1-LES PORTEURS DE VALEURS MOBILIERES N’ONT PAS DE LIEN ENTRE EUX :
Premièrement, les porteurs de valeurs mobilières ne se sont pas syndiqués et n’ont pas de liens entre eux. Ils n’ont pas de représentation officielle. Les salariés ont le droit de coalition ; les agriculteurs savent faire intervenir le pouvoir à leur profit. Les malheureux capitalistes et porteurs de valeurs mobilières, dispersés sur tous les points du territoire, sont des victimes tout indiquées aux législateurs à court d’argent pour les dépenses budgétaires.
2-DIFFUSION DES VALEURS MOBILIERES :
En second lieu, on considère que tout capitaliste est un « ploutocrate », un « riche ». Or, quels pauvres et maigres riches sont la plupart d’entre eux ! Examinez la diffusion des valeurs mobilières : partagez cette fortune entre tous : elle n’ajoutera pas une miette au pain du pauvre. La misère pour tous serait le produit net d’une semblable division. Ce que les capitalistes possèdent, c’est de la poussière de titres et de la poussière de revenus.
3-LA FISCALITE :
La troisième cause, enfin, c’est que le mécanisme fiscal par lequel l’Etat extrait des porteurs de valeurs mobilières une partie de leur substance est d’une extrême simplicité. Droits de timbre, droits de transmission, impôt sur les opérations de bourse, etc., tout cela n’est pas compliqué. Il a bien garde de s’adresser à chacun d’eux directement, sans quoi il serait obligé de reconnaître que parfois il frappe de malheureuses petites gens : il exige des administrations et des sociétés qu’elles retiennent, sur les coupons présentés au paiement par les porteurs, une part de leur revenu et qu’elles versent cette part aux agents de l’Etat.
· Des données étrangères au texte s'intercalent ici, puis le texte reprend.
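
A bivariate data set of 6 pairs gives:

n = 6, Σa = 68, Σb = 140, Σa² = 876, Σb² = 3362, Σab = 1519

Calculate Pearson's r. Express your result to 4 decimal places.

r = (nΣab − ΣaΣb) / √[(nΣa² − (Σa)²)(nΣb² − (Σb)²)]
Numerator: 6×1519 − 68×140 = -406
Denominator: √[(5256 − 4624)(20172 − 19600)] = √[632 × 572] = 601.2520
r = -406 / 601.2520 ≈ -0.6753

-0.6753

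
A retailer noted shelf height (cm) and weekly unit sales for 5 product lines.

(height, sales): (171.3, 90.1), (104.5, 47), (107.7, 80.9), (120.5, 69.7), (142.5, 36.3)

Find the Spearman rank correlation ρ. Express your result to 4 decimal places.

Rank height: 5, 1, 2, 3, 4
Rank sales: 5, 2, 4, 3, 1
d = rank(height) − rank(sales): 0, -1, -2, 0, 3; Σd² = 14
ρ = 1 − 6Σd² / [n(n²−1)] = 1 − 6×14 / (5×24) = 1 − 84/120 ≈ 0.3000

0.3000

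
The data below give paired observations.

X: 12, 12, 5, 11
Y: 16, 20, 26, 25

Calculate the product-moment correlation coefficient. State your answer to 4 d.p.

n = 4, ΣX = 40, ΣY = 87, ΣX² = 434, ΣY² = 1957, ΣXY = 837
nΣXY − ΣXΣY = 3348 − 3480 = -132
nΣX² − (ΣX)² = 1736 − 1600 = 136; nΣY² − (ΣY)² = 7828 − 7569 = 259
r = -132 / √(136 × 259) = -132 / 187.6806 ≈ -0.7033

-0.7033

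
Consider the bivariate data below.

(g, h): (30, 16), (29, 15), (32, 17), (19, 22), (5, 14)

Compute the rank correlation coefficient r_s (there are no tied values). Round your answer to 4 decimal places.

Rank g: 4, 3, 5, 2, 1
Rank h: 3, 2, 4, 5, 1
d = rank(g) − rank(h): 1, 1, 1, -3, 0; Σd² = 12
ρ = 1 − 6Σd² / [n(n²−1)] = 1 − 6×12 / (5×24) = 1 − 72/120 ≈ 0.4000

0.4000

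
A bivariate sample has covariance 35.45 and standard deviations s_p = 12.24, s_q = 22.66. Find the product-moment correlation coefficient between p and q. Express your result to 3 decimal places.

r = Cov(p,q) / (s_p · s_q) = 35.45 / (12.24 × 22.66)
  = 35.45 / 277.3584 ≈ 0.128

0.128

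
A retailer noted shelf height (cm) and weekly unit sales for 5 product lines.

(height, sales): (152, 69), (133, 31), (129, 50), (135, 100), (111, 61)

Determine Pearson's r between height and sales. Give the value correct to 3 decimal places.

n = 5, Σx = 660, Σy = 311, Σx² = 87980, Σy² = 21943, Σxy = 41332
nΣxy − ΣxΣy = 206660 − 205260 = 1400
nΣx² − (Σx)² = 439900 − 435600 = 4300; nΣy² − (Σy)² = 109715 − 96721 = 12994
r = 1400 / √(4300 × 12994) = 1400 / 7474.9047 ≈ 0.187

0.187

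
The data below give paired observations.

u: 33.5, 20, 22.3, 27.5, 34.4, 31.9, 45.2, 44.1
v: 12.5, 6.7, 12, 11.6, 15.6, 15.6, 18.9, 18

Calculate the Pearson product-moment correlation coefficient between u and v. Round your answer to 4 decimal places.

0.9154

n = 8, Σu = 258.9, Σv = 110.9, Σu² = 8964.61, Σv² = 1647.63, Σuv = 3821.71
nΣuv − ΣuΣv = 30573.68 − 28712.01 = 1861.67
nΣu² − (Σu)² = 71716.88 − 67029.21 = 4687.67; nΣv² − (Σv)² = 13181.04 − 12298.81 = 882.23
r = 1861.67 / √(4687.67 × 882.23) = 1861.67 / 2033.6182 ≈ 0.9154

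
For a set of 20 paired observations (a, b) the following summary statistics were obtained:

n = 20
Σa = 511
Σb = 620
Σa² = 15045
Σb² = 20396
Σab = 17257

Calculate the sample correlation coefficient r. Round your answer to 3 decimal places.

0.926

r = (nΣab − ΣaΣb) / √[(nΣa² − (Σa)²)(nΣb² − (Σb)²)]
Numerator: 20×17257 − 511×620 = 28320
Denominator: √[(300900 − 261121)(407920 − 384400)] = √[39779 × 23520] = 30587.6132
r = 28320 / 30587.6132 ≈ 0.926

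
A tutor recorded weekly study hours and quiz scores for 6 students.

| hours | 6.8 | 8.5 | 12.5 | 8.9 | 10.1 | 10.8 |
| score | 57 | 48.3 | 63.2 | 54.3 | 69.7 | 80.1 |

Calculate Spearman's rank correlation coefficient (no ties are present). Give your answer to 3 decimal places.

Rank hours: 1, 2, 6, 3, 4, 5
Rank score: 3, 1, 4, 2, 5, 6
d = rank(hours) − rank(score): -2, 1, 2, 1, -1, -1; Σd² = 12
ρ = 1 − 6Σd² / [n(n²−1)] = 1 − 6×12 / (6×35) = 1 − 72/210 ≈ 0.657

0.657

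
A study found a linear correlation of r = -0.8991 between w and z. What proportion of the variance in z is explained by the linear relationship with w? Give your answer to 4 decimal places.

0.8084

r² = (-0.8991)² = 0.8084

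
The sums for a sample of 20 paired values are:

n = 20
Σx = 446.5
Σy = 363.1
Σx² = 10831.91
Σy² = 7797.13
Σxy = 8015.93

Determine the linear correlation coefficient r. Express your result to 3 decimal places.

r = (nΣxy − ΣxΣy) / √[(nΣx² − (Σx)²)(nΣy² − (Σy)²)]
Numerator: 20×8015.93 − 446.5×363.1 = -1805.55
Denominator: √[(216638.2 − 199362.25)(155942.6 − 131841.61)] = √[17275.95 × 24100.99] = 20405.0851
r = -1805.55 / 20405.0851 ≈ -0.088

-0.088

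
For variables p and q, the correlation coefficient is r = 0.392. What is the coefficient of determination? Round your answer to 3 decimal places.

r² = (0.392)² = 0.154

0.154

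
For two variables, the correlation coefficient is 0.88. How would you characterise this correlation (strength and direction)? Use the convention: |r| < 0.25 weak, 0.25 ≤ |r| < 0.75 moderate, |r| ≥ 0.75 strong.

r = 0.88 > 0 so the relationship is positive.
|r| = 0.88, which falls in the strong range.

strong positive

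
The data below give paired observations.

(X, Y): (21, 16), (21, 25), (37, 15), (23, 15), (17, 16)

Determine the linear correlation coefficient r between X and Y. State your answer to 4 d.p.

n = 5, ΣX = 119, ΣY = 87, ΣX² = 3069, ΣY² = 1587, ΣXY = 2033
nΣXY − ΣXΣY = 10165 − 10353 = -188
nΣX² − (ΣX)² = 15345 − 14161 = 1184; nΣY² − (ΣY)² = 7935 − 7569 = 366
r = -188 / √(1184 × 366) = -188 / 658.2887 ≈ -0.2856

-0.2856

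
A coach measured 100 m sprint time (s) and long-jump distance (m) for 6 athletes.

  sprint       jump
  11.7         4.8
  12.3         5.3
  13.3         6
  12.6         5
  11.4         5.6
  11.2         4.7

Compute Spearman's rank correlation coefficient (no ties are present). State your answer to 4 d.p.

0.6000

Rank sprint: 3, 4, 6, 5, 2, 1
Rank jump: 2, 4, 6, 3, 5, 1
d = rank(sprint) − rank(jump): 1, 0, 0, 2, -3, 0; Σd² = 14
ρ = 1 − 6Σd² / [n(n²−1)] = 1 − 6×14 / (6×35) = 1 − 84/210 ≈ 0.6000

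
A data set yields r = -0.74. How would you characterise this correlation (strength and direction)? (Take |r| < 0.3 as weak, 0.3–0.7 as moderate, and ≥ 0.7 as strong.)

r = -0.74 < 0 so the relationship is negative.
|r| = 0.74, which falls in the strong range.

strong negative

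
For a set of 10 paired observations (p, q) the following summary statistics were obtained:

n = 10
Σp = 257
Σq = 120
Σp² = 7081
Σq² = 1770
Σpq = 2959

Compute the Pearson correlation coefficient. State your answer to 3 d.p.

-0.315

r = (nΣpq − ΣpΣq) / √[(nΣp² − (Σp)²)(nΣq² − (Σq)²)]
Numerator: 10×2959 − 257×120 = -1250
Denominator: √[(70810 − 66049)(17700 − 14400)] = √[4761 × 3300] = 3963.7482
r = -1250 / 3963.7482 ≈ -0.315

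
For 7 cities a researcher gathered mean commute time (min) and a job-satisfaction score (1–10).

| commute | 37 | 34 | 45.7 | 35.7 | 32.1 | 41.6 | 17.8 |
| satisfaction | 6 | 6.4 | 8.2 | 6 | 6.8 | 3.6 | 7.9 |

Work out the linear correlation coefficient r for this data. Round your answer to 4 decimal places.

n = 7, Σx = 243.9, Σy = 44.9, Σx² = 8965.79, Σy² = 301.81, Σxy = 1537.2
nΣxy − ΣxΣy = 10760.4 − 10951.11 = -190.71
nΣx² − (Σx)² = 62760.53 − 59487.21 = 3273.32; nΣy² − (Σy)² = 2112.67 − 2016.01 = 96.66
r = -190.71 / √(3273.32 × 96.66) = -190.71 / 562.4937 ≈ -0.3390

-0.3390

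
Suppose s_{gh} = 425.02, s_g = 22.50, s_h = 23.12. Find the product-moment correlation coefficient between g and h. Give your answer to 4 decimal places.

0.8170

r = Cov(g,h) / (s_g · s_h) = 425.02 / (22.50 × 23.12)
  = 425.02 / 520.2000 ≈ 0.8170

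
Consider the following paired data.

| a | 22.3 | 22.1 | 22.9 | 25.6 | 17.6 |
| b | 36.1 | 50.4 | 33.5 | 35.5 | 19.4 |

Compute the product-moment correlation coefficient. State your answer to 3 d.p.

n = 5, Σa = 110.5, Σb = 174.9, Σa² = 2475.23, Σb² = 6602.23, Σab = 3936.26
nΣab − ΣaΣb = 19681.3 − 19326.45 = 354.85
nΣa² − (Σa)² = 12376.15 − 12210.25 = 165.9; nΣb² − (Σb)² = 33011.15 − 30590.01 = 2421.14
r = 354.85 / √(165.9 × 2421.14) = 354.85 / 633.7721 ≈ 0.560

0.560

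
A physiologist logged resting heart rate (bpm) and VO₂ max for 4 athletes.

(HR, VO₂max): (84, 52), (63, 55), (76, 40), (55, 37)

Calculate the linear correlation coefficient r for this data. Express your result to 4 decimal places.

0.3491

n = 4, Σx = 278, Σy = 184, Σx² = 19826, Σy² = 8698, Σxy = 12908
nΣxy − ΣxΣy = 51632 − 51152 = 480
nΣx² − (Σx)² = 79304 − 77284 = 2020; nΣy² − (Σy)² = 34792 − 33856 = 936
r = 480 / √(2020 × 936) = 480 / 1375.0345 ≈ 0.3491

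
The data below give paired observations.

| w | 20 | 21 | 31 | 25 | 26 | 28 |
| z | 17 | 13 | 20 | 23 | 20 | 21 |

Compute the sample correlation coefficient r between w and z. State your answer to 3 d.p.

0.641

n = 6, Σw = 151, Σz = 114, Σw² = 3887, Σz² = 2228, Σwz = 2916
nΣwz − ΣwΣz = 17496 − 17214 = 282
nΣw² − (Σw)² = 23322 − 22801 = 521; nΣz² − (Σz)² = 13368 − 12996 = 372
r = 282 / √(521 × 372) = 282 / 440.2408 ≈ 0.641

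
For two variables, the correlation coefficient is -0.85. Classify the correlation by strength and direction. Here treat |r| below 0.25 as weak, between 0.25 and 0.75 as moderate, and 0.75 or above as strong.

strong negative

r = -0.85 < 0 so the relationship is negative.
|r| = 0.85, which falls in the strong range.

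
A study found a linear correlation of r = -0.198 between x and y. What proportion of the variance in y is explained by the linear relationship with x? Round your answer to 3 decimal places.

0.039

r² = (-0.198)² = 0.039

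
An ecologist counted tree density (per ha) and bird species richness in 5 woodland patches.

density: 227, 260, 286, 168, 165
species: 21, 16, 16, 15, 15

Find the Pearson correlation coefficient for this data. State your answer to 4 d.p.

n = 5, Σx = 1106, Σy = 83, Σx² = 256374, Σy² = 1403, Σxy = 18498
nΣxy − ΣxΣy = 92490 − 91798 = 692
nΣx² − (Σx)² = 1281870 − 1223236 = 58634; nΣy² − (Σy)² = 7015 − 6889 = 126
r = 692 / √(58634 × 126) = 692 / 2718.0662 ≈ 0.2546

0.2546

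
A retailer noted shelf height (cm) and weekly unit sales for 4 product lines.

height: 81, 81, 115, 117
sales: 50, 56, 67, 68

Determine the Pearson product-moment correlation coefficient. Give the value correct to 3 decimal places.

n = 4, Σx = 394, Σy = 241, Σx² = 40036, Σy² = 14749, Σxy = 24247
nΣxy − ΣxΣy = 96988 − 94954 = 2034
nΣx² − (Σx)² = 160144 − 155236 = 4908; nΣy² − (Σy)² = 58996 − 58081 = 915
r = 2034 / √(4908 × 915) = 2034 / 2119.1555 ≈ 0.960

0.960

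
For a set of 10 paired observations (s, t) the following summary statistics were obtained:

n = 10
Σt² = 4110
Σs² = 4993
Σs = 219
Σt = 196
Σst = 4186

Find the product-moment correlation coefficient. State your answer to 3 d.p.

r = (nΣst − ΣsΣt) / √[(nΣs² − (Σs)²)(nΣt² − (Σt)²)]
Numerator: 10×4186 − 219×196 = -1064
Denominator: √[(49930 − 47961)(41100 − 38416)] = √[1969 × 2684] = 2298.8684
r = -1064 / 2298.8684 ≈ -0.463

-0.463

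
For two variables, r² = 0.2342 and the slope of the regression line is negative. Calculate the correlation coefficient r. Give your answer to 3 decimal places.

-0.484

|r| = √0.2342 = 0.484
The association is negative, so r = −0.484.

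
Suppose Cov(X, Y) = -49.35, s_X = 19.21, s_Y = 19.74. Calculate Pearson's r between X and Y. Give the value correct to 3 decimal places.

r = Cov(X,Y) / (s_X · s_Y) = -49.35 / (19.21 × 19.74)
  = -49.35 / 379.2054 ≈ -0.130

-0.130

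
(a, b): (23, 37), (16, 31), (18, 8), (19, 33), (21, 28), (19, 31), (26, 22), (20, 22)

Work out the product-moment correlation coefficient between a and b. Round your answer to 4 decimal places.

0.0709

n = 8, Σa = 162, Σb = 212, Σa² = 3348, Σb² = 6196, Σab = 4307
nΣab − ΣaΣb = 34456 − 34344 = 112
nΣa² − (Σa)² = 26784 − 26244 = 540; nΣb² − (Σb)² = 49568 − 44944 = 4624
r = 112 / √(540 × 4624) = 112 / 1580.1772 ≈ 0.0709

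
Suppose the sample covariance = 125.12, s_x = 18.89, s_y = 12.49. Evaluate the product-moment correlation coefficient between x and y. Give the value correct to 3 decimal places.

0.530

r = Cov(x,y) / (s_x · s_y) = 125.12 / (18.89 × 12.49)
  = 125.12 / 235.9361 ≈ 0.530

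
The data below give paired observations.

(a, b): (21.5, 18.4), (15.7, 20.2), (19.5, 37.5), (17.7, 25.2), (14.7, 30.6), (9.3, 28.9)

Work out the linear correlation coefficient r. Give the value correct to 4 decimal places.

n = 6, Σa = 98.4, Σb = 160.8, Σa² = 1704.86, Σb² = 4559.46, Σab = 2608.62
nΣab − ΣaΣb = 15651.72 − 15822.72 = -171
nΣa² − (Σa)² = 10229.16 − 9682.56 = 546.6; nΣb² − (Σb)² = 27356.76 − 25856.64 = 1500.12
r = -171 / √(546.6 × 1500.12) = -171 / 905.5195 ≈ -0.1888

-0.1888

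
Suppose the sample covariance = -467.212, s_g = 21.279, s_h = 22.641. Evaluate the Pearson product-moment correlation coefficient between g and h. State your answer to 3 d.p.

-0.970

r = Cov(g,h) / (s_g · s_h) = -467.212 / (21.279 × 22.641)
  = -467.212 / 481.7778 ≈ -0.970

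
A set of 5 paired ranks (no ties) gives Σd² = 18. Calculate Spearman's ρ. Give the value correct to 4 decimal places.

ρ = 1 − 6Σd² / [n(n²−1)] = 1 − 6×18 / (5×24)
  = 1 − 108/120 = 1 − 0.90000 ≈ 0.1000

0.1000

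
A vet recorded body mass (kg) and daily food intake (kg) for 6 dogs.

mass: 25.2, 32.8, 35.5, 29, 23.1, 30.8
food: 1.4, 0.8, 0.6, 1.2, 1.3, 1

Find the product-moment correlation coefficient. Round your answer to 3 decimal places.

-0.944

n = 6, Σx = 176.4, Σy = 6.3, Σx² = 5294.38, Σy² = 7.09, Σxy = 178.45
nΣxy − ΣxΣy = 1070.7 − 1111.32 = -40.62
nΣx² − (Σx)² = 31766.28 − 31116.96 = 649.32; nΣy² − (Σy)² = 42.54 − 39.69 = 2.85
r = -40.62 / √(649.32 × 2.85) = -40.62 / 43.0182 ≈ -0.944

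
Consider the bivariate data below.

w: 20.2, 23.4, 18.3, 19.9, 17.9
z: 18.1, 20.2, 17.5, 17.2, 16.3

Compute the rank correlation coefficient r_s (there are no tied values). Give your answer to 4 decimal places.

Rank w: 4, 5, 2, 3, 1
Rank z: 4, 5, 3, 2, 1
d = rank(w) − rank(z): 0, 0, -1, 1, 0; Σd² = 2
ρ = 1 − 6Σd² / [n(n²−1)] = 1 − 6×2 / (5×24) = 1 − 12/120 ≈ 0.9000

0.9000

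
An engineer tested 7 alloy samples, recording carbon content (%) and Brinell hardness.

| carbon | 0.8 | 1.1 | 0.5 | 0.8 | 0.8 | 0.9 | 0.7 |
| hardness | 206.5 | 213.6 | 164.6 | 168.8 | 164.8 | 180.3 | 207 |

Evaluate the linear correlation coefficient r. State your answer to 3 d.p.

n = 7, Σx = 5.6, Σy = 1305.6, Σx² = 4.68, Σy² = 246369.94, Σxy = 1056.51
nΣxy − ΣxΣy = 7395.57 − 7311.36 = 84.21
nΣx² − (Σx)² = 32.76 − 31.36 = 1.4; nΣy² − (Σy)² = 1724589.58 − 1704591.36 = 19998.22
r = 84.21 / √(1.4 × 19998.22) = 84.21 / 167.3246 ≈ 0.503

0.503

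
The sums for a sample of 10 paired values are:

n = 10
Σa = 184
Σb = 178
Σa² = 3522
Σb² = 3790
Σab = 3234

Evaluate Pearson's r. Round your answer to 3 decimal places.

-0.141

r = (nΣab − ΣaΣb) / √[(nΣa² − (Σa)²)(nΣb² − (Σb)²)]
Numerator: 10×3234 − 184×178 = -412
Denominator: √[(35220 − 33856)(37900 − 31684)] = √[1364 × 6216] = 2911.8077
r = -412 / 2911.8077 ≈ -0.141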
Les détenteurs de valeurs immobilières ne sont pas moins atteints. Leur bien est au soleil et le fisc n’a garde de le laisser à l’ombre.
LA BAISSE DU TAUX DE L’INTERET :
Le rôle du capitaliste dans la société moderne n’est donc pas aussi brillant que se le figurent ceux qui l’attaquent ou l’envient.
Il doit tout à la fois se défendre contre les convoitises des uns, la fiscalité des autres et, de plus, rester constamment en éveil pour faire fructifier son capital.
Il a, en outre, un redoutable ennemi : la baisse du taux de l’intérêt.
[…]
Les capitalistes et les rentiers voient chaque jour diminuer leurs ressources précisément par suite de la multiplication des capitaux, de leur concurrence entre eux que produit la baisse du taux de l’intérêt. Cette baisse du taux de l’intérêt ronge, sans se lasser, les revenus de l’oisif, justifiant ainsi les paroles célèbres de Jacques Lafitte, en 1824 : « L’homme qui vit sur une oeuvre passée doit devenir continuellement plus pauvre. Il doit ou travailler ou se réduire. » En même temps, la part des travailleurs va en augmentant, les salaires s’élèvent ; l’accroissement de la richesse, l’abondance du capital, aboutissent à une rémunération de plus en plus large des classes laborieuses. Plus les capitalistes sont nombreux et plus le capital est à meilleur compte, moins reçoivent ceux qui possèdent ces capitaux ; mais grâce à eux, le crédit devient plus accessible, non seulement à l’artisan et au paysan, mais aussi au salarié économe et rangé.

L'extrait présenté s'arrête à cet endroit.